Chuck Freilich (photo credit: Courtesy)
Chuck Freilich (photo credit: Courtesy)

According to Chuck Freilich, a former deputy national security adviser in Israel, Netanyahu’s are unrealistic demands, and Israel will have to accept an imperfect deal — as long as some basic angles are covered. “To be realistic, we’re going to have to agree, to some point, to compromise,” he said Thursday. “And to compromise means that we’re going to have to agree that Iran will retain a civilian-level of uranium enrichment — that’s 3.5 percent. They will have to in some way mothball or close down the primary facilities of concern, Fordo and the plutonium reactor in Arak. But they will be left with the civil program.” Iran, under any acceptable agreement, would also have to be subject to highly intrusive inspections, he added.

Such an arrangement is far from perfect, as it would leave Iran with the potential to renew its nuclear program, admitted Freilich, who is now a senior fellow at the Harvard Kennedy School’s Belfer Center for Science and International Affairs. But at least it would take the regime a few years to reach breakout capability and produce weapons-grade uranium, he said.

“I think it’s a compromise situation that, for lack of a better alternative, we can and have probably have no choice but to live with,” Freilich continued. The only alternatives to the currently discussed deal are a policy of deterrence and containment on the one hand, or a military strike against Iran’s nuclear facilities on the other. The military route won’t do much more than buy two or three years’ time, as the nuclear program is too advanced and can no longer be entirely destroyed. If the P5+1 can delay Iranian nuclear weapons capability for just as long through diplomacy, this option appears preferable.
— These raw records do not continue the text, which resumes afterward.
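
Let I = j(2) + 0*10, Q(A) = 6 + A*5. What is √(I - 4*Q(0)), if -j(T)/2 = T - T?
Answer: 2*I*√6 ≈ 4.899*I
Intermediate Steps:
j(T) = 0 (j(T) = -2*(T - T) = -2*0 = 0)
Q(A) = 6 + 5*A
I = 0 (I = 0 + 0*10 = 0 + 0 = 0)
√(I - 4*Q(0)) = √(0 - 4*(6 + 5*0)) = √(0 - 4*(6 + 0)) = √(0 - 4*6) = √(0 - 24) = √(-24) = 2*I*√6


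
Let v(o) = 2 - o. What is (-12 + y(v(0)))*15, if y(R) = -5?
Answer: -255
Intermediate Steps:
(-12 + y(v(0)))*15 = (-12 - 5)*15 = -17*15 = -255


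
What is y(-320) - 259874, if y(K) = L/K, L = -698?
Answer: -41579491/160 ≈ -2.5987e+5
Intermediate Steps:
y(K) = -698/K
y(-320) - 259874 = -698/(-320) - 259874 = -698*(-1/320) - 259874 = 349/160 - 259874 = -41579491/160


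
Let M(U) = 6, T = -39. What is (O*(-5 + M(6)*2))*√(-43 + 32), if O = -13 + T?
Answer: -364*I*√11 ≈ -1207.3*I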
Even if Iran decided to attempt to breakout, Israel or the US could then still intervene militarily, Freilich said.

The bargain nearing completion in Geneva, complete with its promise of limited sanctions relief, could cause the international community to lose focus and allow the unraveling of a complicated sanctions regime that took years to construct, some argue. But “I’m not terribly afraid of that happening,” Freilich said. “I don’t think the US has any intention to sell us out on this issue — not because of us but because of their own strategic reasons.”

Jerusalem argues that only tough sanctions brought Iran to the negotiating table, and that if only they were toughened rather than eased, Tehran would eventually cave and completely dismantle its rogue nuclear program. That may or may not be true. But, as the Geneva talks this weekend underlined, the P5+1 is not of a mind to put the theory to the test.